32 Journalisten, die auf einer 'schwarzen Liste' standen, wurde während des G20-Gipfels in Hamburg die Akkreditierung entzogen. An dem Vorgehen gibt es massive Kritik. Kamen die Informationen aus dem Ausland?

32 Journalisten mussten beim G20-Gipfel in Hamburg draußen bleiben. Ihnen wurde die bereits erteilte Akkreditierung wegen "sicherheitsrelevanter Erkenntnisse" entzogen, so das Bundeskriminalamt. Unter ihnen war auch Chris Grodotzki, freier Fotojournalist. Er war für Spiegel Online beim G20-Gipfel vor Ort.

"Ich finde bedenklich, dass diese Listen rumgehen, auf denen wir quasi als 'falsche' Journalisten stehen. Das implizieren diese Listen. Und das ist in jedem Fall rufschädigend."
Chris Grodotzki, freier Fotojournalist

ARD-Hauptstadt-Korrespondent Arnd Henze hat für die ARD über die Vorfälle berichtet. Zum Einsatz kamen die kopierten Listen mit Namen erst am Freitag des Gipfeltreffens, berichtet er. An einem Kontrollpunkt der Polizei seien Journalisten überprüft und erst weiter gewunken worden, wenn ihr Name nicht auf einer ausgedruckten Liste stand. Das Bundeskriminalamt erklärte dazu zunächst via Twitter, dass bei einigen Journalisten "sicherheitsrelevante Erkenntnisse" vorgelegen hätten, die einen Entzug der Akkreditierung gerechtfertigt hätten. 

Plötzliche Bedenken

An diesem Vorgehen hat es scharfe Kritik geben, so Arnd Henze. Etwa vom ehemaligen Datenschutzbeauftragten der Bundesregierung, Peter Schaar. Durch die Weitergabe der Listen seien Grundrechte verletzt worden. Gegenüber der ARD sagte er: "Die ungeschützte Weitergabe und Verwendung der Listen ist ein schwerer Datenschutzverstoß". 

Auffällig sei der plötzliche Entzug des Pressezugangs, sagt Arnd Henze. So hätten einige Journalisten noch Tage zuvor das G20-Gelände betreten können. Ungeklärt bleibt bisher: Hat es eine Zusammenarbeit mit ausländischen Geheimdiensten gegeben?

"Alle betroffenen Kollegen haben seit Jahren ohne Probleme Akkreditierungen vom Bundespresseamt bekommen und die entsprechenden Sicherheitsprüfungen bestanden.
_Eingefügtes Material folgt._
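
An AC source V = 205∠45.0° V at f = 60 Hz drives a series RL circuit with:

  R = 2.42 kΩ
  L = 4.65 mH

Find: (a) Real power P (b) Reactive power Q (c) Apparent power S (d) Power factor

Step 1 — Angular frequency: ω = 2π·f = 2π·60 = 377 rad/s.
Step 2 — Component impedances:
  R: Z = R = 2420 Ω
  L: Z = jωL = j·377·0.00465 = 0 + j1.753 Ω
Step 3 — Series combination: Z_total = R + L = 2420 + j1.753 Ω = 2420∠0.0° Ω.
Step 4 — Source phasor: V = 205∠45.0° V = 145 + j145 V.
Step 5 — Current: I = V / Z = 0.05994 + j0.05986 A = 0.08471∠45.0° A.
Step 6 — Complex power: S = V·I* = 17.37 + j0.01258 VA.
Step 7 — Real power: P = Re(S) = 17.37 W.
Step 8 — Reactive power: Q = Im(S) = 0.01258 VAR.
Step 9 — Apparent power: |S| = 17.37 VA.
Step 10 — Power factor: PF = P/|S| = 1 (lagging).

(a) P = 17.37 W  (b) Q = 0.01258 VAR  (c) S = 17.37 VA  (d) PF = 1 (lagging)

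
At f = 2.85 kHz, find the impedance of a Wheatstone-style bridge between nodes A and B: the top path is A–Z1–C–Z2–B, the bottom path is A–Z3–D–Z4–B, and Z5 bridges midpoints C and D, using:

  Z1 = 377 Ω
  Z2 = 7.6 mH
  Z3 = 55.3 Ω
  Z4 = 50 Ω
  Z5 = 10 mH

Step 1 — Angular frequency: ω = 2π·f = 2π·2850 = 1.791e+04 rad/s.
Step 2 — Component impedances:
  Z1: Z = R = 377 Ω
  Z2: Z = jωL = j·1.791e+04·0.0076 = 0 + j136.1 Ω
  Z3: Z = R = 55.3 Ω
  Z4: Z = R = 50 Ω
  Z5: Z = jωL = j·1.791e+04·0.01 = 0 + j179.1 Ω
Step 3 — Bridge requires nodal analysis (the Z5 bridge couples midpoints C and D, so the two paths cannot be reduced to a simple series/parallel combination). Setting node B to ground and injecting 1 A at node A, the 3-node admittance system at A, C, D solves to V_A = Z_AB = 88.93 + j8.807 Ω = 89.36∠5.7° Ω.

Z = 88.93 + j8.807 Ω = 89.36∠5.7° Ω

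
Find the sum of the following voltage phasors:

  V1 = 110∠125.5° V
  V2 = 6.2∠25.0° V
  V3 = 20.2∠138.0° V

Step 1 — Convert each phasor to rectangular form:
  V1 = 110·(cos(125.5°) + j·sin(125.5°)) = -63.88 + j89.55 V
  V2 = 6.2·(cos(25.0°) + j·sin(25.0°)) = 5.619 + j2.62 V
  V3 = 20.2·(cos(138.0°) + j·sin(138.0°)) = -15.01 + j13.52 V
Step 2 — Sum components: V_total = -73.27 + j105.7 V.
Step 3 — Convert to polar: |V_total| = 128.6 V, ∠V_total = 124.7°.

V_total = 128.6∠124.7° V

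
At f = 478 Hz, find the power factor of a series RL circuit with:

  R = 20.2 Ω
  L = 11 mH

Step 1 — Angular frequency: ω = 2π·f = 2π·478 = 3003 rad/s.
Step 2 — Component impedances:
  R: Z = R = 20.2 Ω
  L: Z = jωL = j·3003·0.011 = 0 + j33.04 Ω
Step 3 — Series combination: Z_total = R + L = 20.2 + j33.04 Ω = 38.72∠58.6° Ω.
Step 4 — Power factor: PF = cos(φ) = Re(Z)/|Z| = 20.2/38.72 = 0.5217.
Step 5 — Type: Im(Z) = 33.04 ⇒ lagging (phase φ = 58.6°).

PF = 0.5217 (lagging, φ = 58.6°)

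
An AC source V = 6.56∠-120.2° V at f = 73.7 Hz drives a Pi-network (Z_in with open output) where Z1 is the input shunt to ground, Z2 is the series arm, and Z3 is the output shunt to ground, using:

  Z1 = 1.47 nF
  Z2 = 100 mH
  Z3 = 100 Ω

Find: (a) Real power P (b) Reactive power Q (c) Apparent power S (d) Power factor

Step 1 — Angular frequency: ω = 2π·f = 2π·73.7 = 463.1 rad/s.
Step 2 — Component impedances:
  Z1: Z = 1/(jωC) = -j/(ω·C) = 0 - j1.469e+06 Ω
  Z2: Z = jωL = j·463.1·0.1 = 0 + j46.31 Ω
  Z3: Z = R = 100 Ω
Step 3 — With open output, the series arm Z2 and the output shunt Z3 appear in series to ground: Z2 + Z3 = 100 + j46.31 Ω.
Step 4 — Parallel with input shunt Z1: Z_in = Z1 || (Z2 + Z3) = 100 + j46.3 Ω = 110.2∠24.8° Ω.
Step 5 — Source phasor: V = 6.56∠-120.2° V = -3.3 - j5.67 V.
Step 6 — Current: I = V / Z = -0.04879 - j0.03411 A = 0.05953∠-145.0° A.
Step 7 — Complex power: S = V·I* = 0.3544 + j0.1641 VA.
Step 8 — Real power: P = Re(S) = 0.3544 W.
Step 9 — Reactive power: Q = Im(S) = 0.1641 VAR.
Step 10 — Apparent power: |S| = 0.3905 VA.
Step 11 — Power factor: PF = P/|S| = 0.9075 (lagging).

(a) P = 0.3544 W  (b) Q = 0.1641 VAR  (c) S = 0.3905 VA  (d) PF = 0.9075 (lagging)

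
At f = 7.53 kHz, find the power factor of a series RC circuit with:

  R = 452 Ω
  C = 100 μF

Step 1 — Angular frequency: ω = 2π·f = 2π·7530 = 4.731e+04 rad/s.
Step 2 — Component impedances:
  R: Z = R = 452 Ω
  C: Z = 1/(jωC) = -j/(ω·C) = 0 - j0.2114 Ω
Step 3 — Series combination: Z_total = R + C = 452 - j0.2114 Ω = 452∠-0.0° Ω.
Step 4 — Power factor: PF = cos(φ) = Re(Z)/|Z| = 452/452 = 1.
Step 5 — Type: Im(Z) = -0.2114 ⇒ leading (phase φ = -0.0°).

PF = 1 (leading, φ = -0.0°)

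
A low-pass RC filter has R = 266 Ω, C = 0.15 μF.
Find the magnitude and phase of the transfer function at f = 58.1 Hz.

Step 1 — Angular frequency: ω = 2π·58.1 = 365.1 rad/s.
Step 2 — Transfer function: H(jω) = 1/(1 + jωRC).
Step 3 — Denominator: 1 + jωRC = 1 + j·365.1·266·1.5e-07 = 1 + j0.01457.
Step 4 — H = 0.9998 - j0.01456.
Step 5 — Magnitude: |H| = 0.9999 (-0.0 dB); phase: φ = -0.8°.

|H| = 0.9999 (-0.0 dB), φ = -0.8°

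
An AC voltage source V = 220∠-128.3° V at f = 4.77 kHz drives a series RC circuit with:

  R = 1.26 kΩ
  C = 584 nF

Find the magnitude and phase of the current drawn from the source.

Step 1 — Angular frequency: ω = 2π·f = 2π·4770 = 2.997e+04 rad/s.
Step 2 — Component impedances:
  R: Z = R = 1260 Ω
  C: Z = 1/(jωC) = -j/(ω·C) = 0 - j57.13 Ω
Step 3 — Series combination: Z_total = R + C = 1260 - j57.13 Ω = 1261∠-2.6° Ω.
Step 4 — Source phasor: V = 220∠-128.3° V = -136.4 - j172.7 V.
Step 5 — Ohm's law: I = V / Z_total = (-136.4 - j172.7) / (1260 - j57.13) = -0.1018 - j0.1416 A.
Step 6 — Convert to polar: |I| = 0.1744 A, ∠I = -125.7°.

I = 0.1744∠-125.7° A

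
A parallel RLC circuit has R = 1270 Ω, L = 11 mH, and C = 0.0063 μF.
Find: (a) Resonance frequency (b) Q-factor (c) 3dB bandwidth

Step 1 — Resonance: ω₀ = 1/√(LC) = 1/√(0.011·6.3e-09) = 1.201e+05 rad/s.
Step 2 — f₀ = ω₀/(2π) = 1.912e+04 Hz.
Step 3 — Parallel Q: Q = R/(ω₀L) = 1270/(1.201e+05·0.011) = 0.9611.
Step 4 — Bandwidth: Δω = ω₀/Q = 1.25e+05 rad/s; BW = Δω/(2π) = 1.989e+04 Hz.

(a) f₀ = 1.912e+04 Hz  (b) Q = 0.9611  (c) BW = 1.989e+04 Hz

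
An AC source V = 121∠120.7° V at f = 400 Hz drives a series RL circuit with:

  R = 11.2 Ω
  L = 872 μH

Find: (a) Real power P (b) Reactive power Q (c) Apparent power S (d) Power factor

Step 1 — Angular frequency: ω = 2π·f = 2π·400 = 2513 rad/s.
Step 2 — Component impedances:
  R: Z = R = 11.2 Ω
  L: Z = jωL = j·2513·0.000872 = 0 + j2.192 Ω
Step 3 — Series combination: Z_total = R + L = 11.2 + j2.192 Ω = 11.41∠11.1° Ω.
Step 4 — Source phasor: V = 121∠120.7° V = -61.78 + j104 V.
Step 5 — Current: I = V / Z = -3.562 + j9.986 A = 10.6∠109.6° A.
Step 6 — Complex power: S = V·I* = 1259 + j246.4 VA.
Step 7 — Real power: P = Re(S) = 1259 W.
Step 8 — Reactive power: Q = Im(S) = 246.4 VAR.
Step 9 — Apparent power: |S| = 1283 VA.
Step 10 — Power factor: PF = P/|S| = 0.9814 (lagging).

(a) P = 1259 W  (b) Q = 246.4 VAR  (c) S = 1283 VA  (d) PF = 0.9814 (lagging)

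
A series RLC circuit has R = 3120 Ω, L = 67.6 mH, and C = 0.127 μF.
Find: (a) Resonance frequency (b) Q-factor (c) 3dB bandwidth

Step 1 — Resonance: ω₀ = 1/√(LC) = 1/√(0.0676·1.27e-07) = 1.079e+04 rad/s.
Step 2 — f₀ = ω₀/(2π) = 1718 Hz.
Step 3 — Series Q: Q = ω₀L/R = 1.079e+04·0.0676/3120 = 0.2338.
Step 4 — Bandwidth: Δω = ω₀/Q = 4.615e+04 rad/s; BW = Δω/(2π) = 7346 Hz.

(a) f₀ = 1718 Hz  (b) Q = 0.2338  (c) BW = 7346 Hz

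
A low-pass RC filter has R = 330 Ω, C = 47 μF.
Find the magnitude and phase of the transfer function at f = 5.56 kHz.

Step 1 — Angular frequency: ω = 2π·5560 = 3.493e+04 rad/s.
Step 2 — Transfer function: H(jω) = 1/(1 + jωRC).
Step 3 — Denominator: 1 + jωRC = 1 + j·3.493e+04·330·4.7e-05 = 1 + j541.8.
Step 4 — H = 3.406e-06 - j0.001846.
Step 5 — Magnitude: |H| = 0.001846 (-54.7 dB); phase: φ = -89.9°.

|H| = 0.001846 (-54.7 dB), φ = -89.9°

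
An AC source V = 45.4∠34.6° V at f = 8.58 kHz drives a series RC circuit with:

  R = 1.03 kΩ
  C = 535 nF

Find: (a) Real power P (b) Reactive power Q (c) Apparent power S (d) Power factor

Step 1 — Angular frequency: ω = 2π·f = 2π·8580 = 5.391e+04 rad/s.
Step 2 — Component impedances:
  R: Z = R = 1030 Ω
  C: Z = 1/(jωC) = -j/(ω·C) = 0 - j34.67 Ω
Step 3 — Series combination: Z_total = R + C = 1030 - j34.67 Ω = 1031∠-1.9° Ω.
Step 4 — Source phasor: V = 45.4∠34.6° V = 37.37 + j25.78 V.
Step 5 — Current: I = V / Z = 0.0354 + j0.02622 A = 0.04405∠36.5° A.
Step 6 — Complex power: S = V·I* = 1.999 - j0.06729 VA.
Step 7 — Real power: P = Re(S) = 1.999 W.
Step 8 — Reactive power: Q = Im(S) = -0.06729 VAR.
Step 9 — Apparent power: |S| = 2 VA.
Step 10 — Power factor: PF = P/|S| = 0.9994 (leading).

(a) P = 1.999 W  (b) Q = -0.06729 VAR  (c) S = 2 VA  (d) PF = 0.9994 (leading)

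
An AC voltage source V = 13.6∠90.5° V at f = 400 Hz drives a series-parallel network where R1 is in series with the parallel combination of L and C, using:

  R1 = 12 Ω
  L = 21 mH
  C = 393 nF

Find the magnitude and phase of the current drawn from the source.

Step 1 — Angular frequency: ω = 2π·f = 2π·400 = 2513 rad/s.
Step 2 — Component impedances:
  R1: Z = R = 12 Ω
  L: Z = jωL = j·2513·0.021 = 0 + j52.78 Ω
  C: Z = 1/(jωC) = -j/(ω·C) = 0 - j1012 Ω
Step 3 — Parallel branch: L || C = 1/(1/L + 1/C) = 0 + j55.68 Ω.
Step 4 — Series with R1: Z_total = R1 + (L || C) = 12 + j55.68 Ω = 56.96∠77.8° Ω.
Step 5 — Source phasor: V = 13.6∠90.5° V = -0.1187 + j13.6 V.
Step 6 — Ohm's law: I = V / Z_total = (-0.1187 + j13.6) / (12 + j55.68) = 0.233 + j0.05234 A.
Step 7 — Convert to polar: |I| = 0.2388 A, ∠I = 12.7°.

I = 0.2388∠12.7° A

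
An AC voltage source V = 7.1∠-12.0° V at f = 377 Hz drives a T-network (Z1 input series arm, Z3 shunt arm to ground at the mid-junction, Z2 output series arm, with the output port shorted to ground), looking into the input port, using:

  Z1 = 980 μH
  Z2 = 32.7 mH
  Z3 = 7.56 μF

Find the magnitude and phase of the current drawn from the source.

Step 1 — Angular frequency: ω = 2π·f = 2π·377 = 2369 rad/s.
Step 2 — Component impedances:
  Z1: Z = jωL = j·2369·0.00098 = 0 + j2.321 Ω
  Z2: Z = jωL = j·2369·0.0327 = 0 + j77.46 Ω
  Z3: Z = 1/(jωC) = -j/(ω·C) = 0 - j55.84 Ω
Step 3 — With the output port shorted to ground, the output series arm Z2 runs from the junction to ground; the shunt arm Z3 also runs from the junction to ground. They appear in parallel: Z3 || Z2 = 0 - j200.1 Ω.
Step 4 — Series with input arm Z1: Z_in = Z1 + (Z3 || Z2) = 0 - j197.8 Ω = 197.8∠-90.0° Ω.
Step 5 — Source phasor: V = 7.1∠-12.0° V = 6.945 - j1.476 V.
Step 6 — Ohm's law: I = V / Z_total = (6.945 - j1.476) / (0 - j197.8) = 0.007464 + j0.03512 A.
Step 7 — Convert to polar: |I| = 0.0359 A, ∠I = 78.0°.

I = 0.0359∠78.0° A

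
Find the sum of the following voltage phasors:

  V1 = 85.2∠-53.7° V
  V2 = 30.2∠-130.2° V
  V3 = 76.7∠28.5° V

Step 1 — Convert each phasor to rectangular form:
  V1 = 85.2·(cos(-53.7°) + j·sin(-53.7°)) = 50.44 - j68.67 V
  V2 = 30.2·(cos(-130.2°) + j·sin(-130.2°)) = -19.49 - j23.07 V
  V3 = 76.7·(cos(28.5°) + j·sin(28.5°)) = 67.41 + j36.6 V
Step 2 — Sum components: V_total = 98.35 - j55.13 V.
Step 3 — Convert to polar: |V_total| = 112.8 V, ∠V_total = -29.3°.

V_total = 112.8∠-29.3° V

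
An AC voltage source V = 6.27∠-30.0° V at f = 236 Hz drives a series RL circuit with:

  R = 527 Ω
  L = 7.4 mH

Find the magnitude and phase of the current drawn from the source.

Step 1 — Angular frequency: ω = 2π·f = 2π·236 = 1483 rad/s.
Step 2 — Component impedances:
  R: Z = R = 527 Ω
  L: Z = jωL = j·1483·0.0074 = 0 + j10.97 Ω
Step 3 — Series combination: Z_total = R + L = 527 + j10.97 Ω = 527.1∠1.2° Ω.
Step 4 — Source phasor: V = 6.27∠-30.0° V = 5.43 - j3.135 V.
Step 5 — Ohm's law: I = V / Z_total = (5.43 - j3.135) / (527 + j10.97) = 0.01018 - j0.006161 A.
Step 6 — Convert to polar: |I| = 0.01189 A, ∠I = -31.2°.

I = 0.01189∠-31.2° A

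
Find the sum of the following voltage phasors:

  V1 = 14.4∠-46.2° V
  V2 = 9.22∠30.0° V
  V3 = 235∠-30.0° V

Step 1 — Convert each phasor to rectangular form:
  V1 = 14.4·(cos(-46.2°) + j·sin(-46.2°)) = 9.967 - j10.39 V
  V2 = 9.22·(cos(30.0°) + j·sin(30.0°)) = 7.985 + j4.61 V
  V3 = 235·(cos(-30.0°) + j·sin(-30.0°)) = 203.5 - j117.5 V
Step 2 — Sum components: V_total = 221.5 - j123.3 V.
Step 3 — Convert to polar: |V_total| = 253.5 V, ∠V_total = -29.1°.

V_total = 253.5∠-29.1° V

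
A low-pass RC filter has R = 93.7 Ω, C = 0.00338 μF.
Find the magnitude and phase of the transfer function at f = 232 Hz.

Step 1 — Angular frequency: ω = 2π·232 = 1458 rad/s.
Step 2 — Transfer function: H(jω) = 1/(1 + jωRC).
Step 3 — Denominator: 1 + jωRC = 1 + j·1458·93.7·3.38e-09 = 1 + j0.0004617.
Step 4 — H = 1 - j0.0004617.
Step 5 — Magnitude: |H| = 1 (-0.0 dB); phase: φ = -0.0°.

|H| = 1 (-0.0 dB), φ = -0.0°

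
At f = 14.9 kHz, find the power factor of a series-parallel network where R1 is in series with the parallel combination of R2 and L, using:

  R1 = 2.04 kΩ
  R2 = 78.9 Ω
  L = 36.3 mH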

So auch jetzt beim G20-Gipfel. Und dann kommt plötzlich Tage vorher eine neue Sache."
Arnd Henze, Korrespondent im ARD-Hauptstadtstudio

In einer ersten Stellungnahme konkretisierte Regierungssprecher Steffen Seibert die Angaben: Von insgesamt 32 Journalisten auf der Liste sei neun der Zutritt verweigert worden, der Rest sei nicht am Pressezentrum erschienen. In einer späteren Meldung hieß es, dass es aufgrund von Informationen deutscher Behörden Sicherheitsbedenken gegeben habe. "Aber das sagt überhaupt nichts darüber aus, woher die Daten und Informationen ursprünglich kamen," berichtet ARD-Korrespondent Arnd Henze.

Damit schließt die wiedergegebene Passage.